Beside those virtuosi were two distinguished men of money. We heard Errol Damelin a few days ago supporting the motion: today it’s the turn of Anthony Fry, speaking against.
For his opening the first half of the first sentence was all the ethos he needed, and it was well chosen. Furthermore, to my delight, he paired his opening with his closing. Just as Damelin did he dresses his offering in handsome garments. But again I am racked with frustration. Damelin used cue-cards: Fry is reading from a script: he’s a talking head.
As talking heads go, he’s a very good talking head: the script is fairly well-constructed, well argued, well written. He delivers it smoothly, fluently, with just the right balance of gravitas and expression and with crystal clarity. What more could I want? I want him to throw away that script.

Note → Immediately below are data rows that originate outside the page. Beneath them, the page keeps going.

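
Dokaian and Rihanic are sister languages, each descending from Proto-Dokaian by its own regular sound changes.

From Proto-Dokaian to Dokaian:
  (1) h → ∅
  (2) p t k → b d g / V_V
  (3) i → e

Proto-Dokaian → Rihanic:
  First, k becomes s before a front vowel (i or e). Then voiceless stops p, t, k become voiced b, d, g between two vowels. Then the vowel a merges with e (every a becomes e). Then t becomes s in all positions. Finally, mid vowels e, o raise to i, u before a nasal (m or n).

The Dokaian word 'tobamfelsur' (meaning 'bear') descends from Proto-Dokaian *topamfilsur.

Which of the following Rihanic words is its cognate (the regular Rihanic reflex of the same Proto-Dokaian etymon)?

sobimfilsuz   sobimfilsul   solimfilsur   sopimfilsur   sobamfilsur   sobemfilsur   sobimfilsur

sobimfilsur

Rihanic: *topamfilsur
  topamfilsur (rule 1 does not apply)
  topamfilsur → tobamfilsur   [intervocalic voicing]
  tobamfilsur → tobemfilsur   [vowel merger]
  tobemfilsur → sobemfilsur   [unconditioned shift]
  sobemfilsur → sobimfilsur   [pre-nasal raising]
  giving Rihanic sobimfilsur.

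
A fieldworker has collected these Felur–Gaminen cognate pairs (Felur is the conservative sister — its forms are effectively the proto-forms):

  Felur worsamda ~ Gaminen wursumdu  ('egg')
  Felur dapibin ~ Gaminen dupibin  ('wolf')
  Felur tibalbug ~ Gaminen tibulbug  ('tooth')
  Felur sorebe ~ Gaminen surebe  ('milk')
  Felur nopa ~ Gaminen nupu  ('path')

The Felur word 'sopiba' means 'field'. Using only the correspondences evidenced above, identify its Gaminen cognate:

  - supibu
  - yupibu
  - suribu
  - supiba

supibu

nopa ~ nupu — Felur o corresponds to Gaminen u after a consonant, before a labial obstruent.
worsamda ~ wursumdu, nopa ~ nupu — Felur a corresponds to Gaminen u word-finally.
Applying these to Felur 'sopiba':
  sopiba → supiba   (o→u after a consonant, before a labial obstruent)
  supiba → supibu   (a→u word-finally)
So the Gaminen cognate is 'supibu'.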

He’d probably tell me that he could not manage without a script; and my reply would be that he is the latest in a very long line stretching back more than twenty years of people who have told me that, and I have not failed to convert any of them. Let me refer you to three small sections in this speech.
The first sentence: did he really need to read that? I’ve heard it perhaps four times and can already recite it verbatim. So could you. So could anyone. Even if he had to do it for the rest of the speech, what’s he doing with his face buried in paper during that sentence? From 1:24 there’s a ten-second section of several sentences that he delivers straight out front, looking at the audience, with no discernible loss of fluency. At 11:25, in concluding he says, “Mr President, *** I beg to oppose the motion…” That line of three asterisks? That’s when his face turned down to his script. Did he need to read that bit? No, of course not. He does not need that bloody paper!

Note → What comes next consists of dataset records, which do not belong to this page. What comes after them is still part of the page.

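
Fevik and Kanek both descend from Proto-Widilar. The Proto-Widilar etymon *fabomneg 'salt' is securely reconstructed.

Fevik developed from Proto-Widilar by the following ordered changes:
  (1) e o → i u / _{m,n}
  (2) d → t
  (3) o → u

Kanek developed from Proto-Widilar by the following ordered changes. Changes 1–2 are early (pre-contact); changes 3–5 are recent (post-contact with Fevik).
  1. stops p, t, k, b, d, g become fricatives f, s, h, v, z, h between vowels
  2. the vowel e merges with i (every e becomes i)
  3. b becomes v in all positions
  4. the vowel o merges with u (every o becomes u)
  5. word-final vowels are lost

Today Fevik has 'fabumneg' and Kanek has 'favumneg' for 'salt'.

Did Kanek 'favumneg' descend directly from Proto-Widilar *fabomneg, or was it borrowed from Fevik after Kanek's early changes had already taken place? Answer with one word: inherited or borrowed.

If inherited, *fabomneg would pass through all of Kanek's changes:
Kanek: start from *fabomneg.
  rule 1 (intervocalic lenition): fabomneg → favomneg
  rule 2 (vowel merger): favomneg → favomnig
  rule 3: no change — favomnig
  rule 4 (vowel merger): favomnig → favumnig
  rule 5: no change — favumnig
  ⇒ Kanek favumnig
If borrowed from Fevik 'fabumneg' after the early changes, it would undergo only the recent ones:
  rule 3 (unconditioned shift): fabumneg → favumneg
  rule 4 (vowel merger): no change (favumneg)
  rule 5 (apocope): no change (favumneg)
  ⇒ as a loan: favumneg
Kanek 'favumneg' matches the loan outcome 'favumneg', not the inherited 'favumnig' — it skipped the early Kanek changes, so it was borrowed from Fevik.

borrowed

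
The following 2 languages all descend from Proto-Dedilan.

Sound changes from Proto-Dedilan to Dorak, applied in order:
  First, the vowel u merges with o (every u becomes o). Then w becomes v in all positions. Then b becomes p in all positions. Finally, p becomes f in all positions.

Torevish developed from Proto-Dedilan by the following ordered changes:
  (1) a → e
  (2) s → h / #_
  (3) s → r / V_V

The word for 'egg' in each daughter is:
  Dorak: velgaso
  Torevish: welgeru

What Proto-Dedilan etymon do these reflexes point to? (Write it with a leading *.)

*welgasu

Position 6: Dorak has s, Torevish has r. Dorak preserves s here (none of its changes turn any other segment into s), so the proto-segment is *s.
Position 7: Dorak has o, Torevish has u. Torevish preserves u here (none of its changes turn any other segment into u), so the proto-segment is *u.
Position 5: Dorak has a, Torevish has e. Dorak preserves a here (none of its changes turn any other segment into a), so the proto-segment is *a.
This points to *welgasu. Verify forward in each daughter:
Dorak: *welgasu > welgaso > velgaso  (by vowel merger, unconditioned shift)
Torevish: *welgasu
  welgasu → welgesu   [vowel merger]
  welgesu (rule 2 does not apply)
  welgesu → welgeru   [rhotacism]
  giving Torevish welgeru.
No other proto-form is consistent with every reflex, so the reconstruction is *welgasu.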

So why is it there? My guesstimate is about 60% comfort-blanket and I’ll split the rest down the middle between his desire for some of the pretty phrasing he has composed, and a structure that is not quite clear enough. If I address the last first, the key word is ‘quite’. It’s nearly there: there are clear sections, chapters containing distinct topics. It needs but the merest tinkering and he could think his way confidently through it without prompting. What about the pretty phrases? Did he really scratch his head for hours over each one? Were they all so reluctantly and agonizingly torn from his brain that the only way to retail them is to read them? I don’t think so. The relaxed, unforced fluidity with which he utters them tells me that this is largely his natural way of speaking – in which case he would probably have said near enough the same thing if he had been speaking spontaneously.

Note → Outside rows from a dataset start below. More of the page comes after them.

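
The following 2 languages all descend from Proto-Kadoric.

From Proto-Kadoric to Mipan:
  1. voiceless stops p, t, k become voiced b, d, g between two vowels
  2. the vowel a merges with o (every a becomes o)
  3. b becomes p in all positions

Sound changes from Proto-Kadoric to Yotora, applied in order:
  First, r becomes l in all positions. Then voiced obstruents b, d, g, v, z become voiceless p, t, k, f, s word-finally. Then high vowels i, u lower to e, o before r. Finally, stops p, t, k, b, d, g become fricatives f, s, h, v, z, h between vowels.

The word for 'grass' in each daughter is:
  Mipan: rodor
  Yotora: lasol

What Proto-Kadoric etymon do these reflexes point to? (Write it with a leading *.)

Position 3: Mipan has d, Yotora has s. Taking the neighbouring segments as reconstructed: Mipan d could go back to *t or *d; Yotora s could go back to *t or *s — the one source consistent with every daughter is *t.
Position 1: Mipan has r, Yotora has l. Mipan preserves r here (none of its changes turn any other segment into r), so the proto-segment is *r.
Position 5: Mipan has r, Yotora has l. Mipan preserves r here (none of its changes turn any other segment into r), so the proto-segment is *r.
Verify the candidate proto-form against each daughter:
Mipan: start from *rator.
  rule 1 (intervocalic voicing): rator → rador
  rule 2 (vowel merger): rador → rodor
  rule 3: no change — rodor
  ⇒ Mipan rodor
Yotora: *rator
  rator → latol   [unconditioned shift]
  latol (rule 2 does not apply)
  latol (rule 3 does not apply)
  latol → lasol   [intervocalic lenition]
  giving Yotora lasol.
No other proto-form is consistent with every reflex, so the reconstruction is *rator.

*rator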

That leaves the comfort blanket. Plain funk. Put like that it may seem pejorative, but I deal with this all the time. There will be an element of irrational fear (which is nevertheless still real) but just as much rational fear. This is, after all, the Oxford Union. Oxford is his alma mater, and even if it weren’t it is an environment to be treated with respect. This is neither the time nor the place to fall off a speech by drying up. So yes, this issue of fear needs addressing at another time and place. But it could easily be done.
Not for the first time, with subjects of this blog, I itch to help.